Pit, Scratenagh, Co. Wicklow
Co. Wicklow |
Settlement Sites
Beneath the verge of a modernised road in County Wicklow, a pit was waiting.
It had been waiting, in fact, for somewhere between two and three thousand years, left behind by people who lived at the threshold between the late Bronze Age and the early Iron Age, a period when the technology of iron was beginning to filter into Ireland but bronze still dominated daily life and ceremony. The pit itself might sound unassuming, but its survival, sealed under accumulated ground until road engineers came along, is precisely what makes it worth noting.

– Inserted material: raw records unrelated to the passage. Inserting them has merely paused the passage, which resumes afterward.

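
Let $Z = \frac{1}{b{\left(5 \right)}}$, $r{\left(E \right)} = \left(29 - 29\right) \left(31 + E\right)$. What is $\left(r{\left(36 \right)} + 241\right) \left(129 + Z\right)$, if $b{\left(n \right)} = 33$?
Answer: $\frac{1026178}{33} \approx 31096.0$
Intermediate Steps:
$r{\left(E \right)} = 0$ ($r{\left(E \right)} = 0 \left(31 + E\right) = 0$)
$Z = \frac{1}{33} \approx 0.030303$
$\left(r{\left(36 \right)} + 241\right) \left(129 + Z\right) = \left(0 + 241\right) \left(129 + \frac{1}{33}\right) = 241 \cdot \frac{4258}{33} = \frac{1026178}{33}$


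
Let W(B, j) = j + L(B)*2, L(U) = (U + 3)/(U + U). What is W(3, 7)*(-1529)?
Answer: -13761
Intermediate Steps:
L(U) = (3 + U)/(2*U) (L(U) = (3 + U)/((2*U)) = (3 + U)*(1/(2*U)) = (3 + U)/(2*U))
W(B, j) = j + (3 + B)/B (W(B, j) = j + ((3 + B)/(2*B))*2 = j + (3 + B)/B)
W(3, 7)*(-1529) = (1 + 7 + 3/3)*(-1529) = (1 + 7 + 3*(⅓))*(-1529) = (1 + 7 + 1)*(-1529) = 9*(-1529) = -13761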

The feature came to light during the N11 road improvement scheme, when archaeologist Goorik Dehaene excavated the site, recorded under the excavation licence E3210. A radiocarbon date confirmed the pit's age, placing it firmly in that transitional moment around the end of the Bronze Age and the opening of the Iron Age, roughly the eighth to fifth centuries BC. Pits from this period are not always straightforward to interpret. They may have served as storage for grain or other goods, as repositories for deliberate deposits with ritual significance, or simply as the waste pits of a nearby settlement. Without further published detail about what the pit contained or how it was constructed, its precise function remains open, but the radiocarbon date alone roots it in a period of considerable social and technological change across Atlantic Europe.